A spate of attacks in central Mali left nearly forty people dead on Thursday, just hours after the United Nations urged rival groups to implement a 2015 peace deal, or face sanctions. Critics argue the peace deal may be part of the problem.
More than two years after a landmark peace deal was signed between Malian authorities and separatist Tuareg rebels, insecurity has not only grown but spread to the center of the country.
At least 26 people were killed Thursday in a landmine explosion that was targeting the UN’s peacekeeping mission in Mali, known by its French acronym MINUSMA.
Two further attacks within the space of 24 hours left seven jihadists and two soldiers dead, also in central Mali.
The unrest comes just hours after the UN Security Council threatened to impose sanctions on anyone found blocking the 2015 Algiers Accord.
Not everyone is convinced that sanctions are the right approach.
“It’s even a question of whether or not the sanctions are actually going to be imposed on anyone or if this is just the threat of sanctions,” Andrew Lebovich, a visiting fellow with the European Council of Foreign Relations, told RFI.
The UN last brandished the threat of sanctions in 2017, to little effect.
This time round sanctions may impact members of the Malian government given their restrictions on travel and banking, but the implementation of the peace deal won’t guarantee stability, reckons Lebovich.
“The more central regions of Mali–Mopti, Ségou– aren’t part of the peace accords,” he says. These are the same areas where this week’s attacks took place.
In 2015 when the Algiers Accord was first signed by an alliance of Tuareg-led rebels and the Malian government, its aim was to assuage the aspirations for autonomy of the National Movement for the Liberation of Azawad (MNLA), and to calm the conflict in the north which had triggered a French-led war.
Violence today has shifted to the center.
It’s not just the geographical scope that’s wrong with the peace deal reckons Emmanuel Dupuy, president of the Paris-based Institute of Perspective and Security Studies, but its composition.
It includes people who “are not considered to be terrorist organizations and who are cooperating with the Malian government,” he told RFI, adding that the perpetrators of the recent attacks never signed the peace agreement, rendering it in essence useless.
For Lebovich, the Algiers Accord may have been flawed from the start.
“We’ve seen other armed groups spring up since the signature of the Accord demanding to be part of the peace process,” he says. “So there’s a risk that if these groups aren’t dealt with, there’s going to be more tensions and more threats of violence, but right now there’s not really a framework in place to integrate them.”
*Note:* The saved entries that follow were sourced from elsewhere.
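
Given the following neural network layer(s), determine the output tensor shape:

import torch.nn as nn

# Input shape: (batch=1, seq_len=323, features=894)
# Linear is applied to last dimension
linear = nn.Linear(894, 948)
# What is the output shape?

Input shape: (1, 323, 894)
Output shape: (1, 323, 948)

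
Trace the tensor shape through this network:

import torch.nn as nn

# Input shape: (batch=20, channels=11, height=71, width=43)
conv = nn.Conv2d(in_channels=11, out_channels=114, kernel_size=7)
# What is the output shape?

Input shape: (20, 11, 71, 43)
Output shape: (20, 114, 65, 37)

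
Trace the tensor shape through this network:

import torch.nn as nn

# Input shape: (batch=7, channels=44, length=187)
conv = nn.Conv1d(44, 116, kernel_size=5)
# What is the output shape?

Input shape: (7, 44, 187)
Output shape: (7, 116, 183)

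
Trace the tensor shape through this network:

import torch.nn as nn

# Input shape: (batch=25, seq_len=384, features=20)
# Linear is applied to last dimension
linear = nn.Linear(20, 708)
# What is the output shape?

Input shape: (25, 384, 20)
Output shape: (25, 384, 708)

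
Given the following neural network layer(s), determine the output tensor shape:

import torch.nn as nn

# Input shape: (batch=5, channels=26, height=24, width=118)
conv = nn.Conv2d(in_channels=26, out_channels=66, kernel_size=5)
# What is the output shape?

Input shape: (5, 26, 24, 118)
Output shape: (5, 66, 20, 114)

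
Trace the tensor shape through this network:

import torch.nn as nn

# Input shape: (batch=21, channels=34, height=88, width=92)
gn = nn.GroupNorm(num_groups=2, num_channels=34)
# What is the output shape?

Input shape: (21, 34, 88, 92)
Output shape: (21, 34, 88, 92)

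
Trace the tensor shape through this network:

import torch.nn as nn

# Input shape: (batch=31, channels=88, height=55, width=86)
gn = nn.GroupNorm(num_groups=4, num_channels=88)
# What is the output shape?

Input shape: (31, 88, 55, 86)
Output shape: (31, 88, 55, 86)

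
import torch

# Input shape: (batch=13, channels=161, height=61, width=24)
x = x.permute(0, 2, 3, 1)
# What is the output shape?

Input shape: (13, 161, 61, 24)
Output shape: (13, 61, 24, 161)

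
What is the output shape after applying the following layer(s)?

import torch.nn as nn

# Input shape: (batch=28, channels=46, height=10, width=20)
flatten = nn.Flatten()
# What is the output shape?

Input shape: (28, 46, 10, 20)
Output shape: (28, 9200)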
The framework that does exist, calls for decentralization, the establishment of a regional territorial police force, and demobilizing and reintegrating combatants. So far there’s been little to no progress on any of these provisions.
The UN, and France in particular, want that to change, in light of elections scheduled for this year.
“The aim is to push the government of the newly-elected prime minister Soumeylou Boubèye Maiga, and the president IBK,(Ibrahim Boubacar Keïta) to have results in the fight against terrorism,” says Dupuy.
Regional elections have already been postponed five times, and patience is running out.
Revised peace deal?
The international community is reluctant to go back to the drawing board, says Lebovich.
“No one is keen to do this process again, they’re certainly not looking to restart the peace accords so there is this idea that as long as the accords are implemented it won’t be perfect but it will be a start.”
Mali’s foreign minister, Tieman Hubert Coulibaly, told the Council Tuesday that his government would complete the peace process.
“I don’t see a concrete effect on the ground,” reckons Dupuy, “but I see a concrete political effect: putting more pressure on IBK to deal with the security agenda which he has not been willing or capable of doing till now.”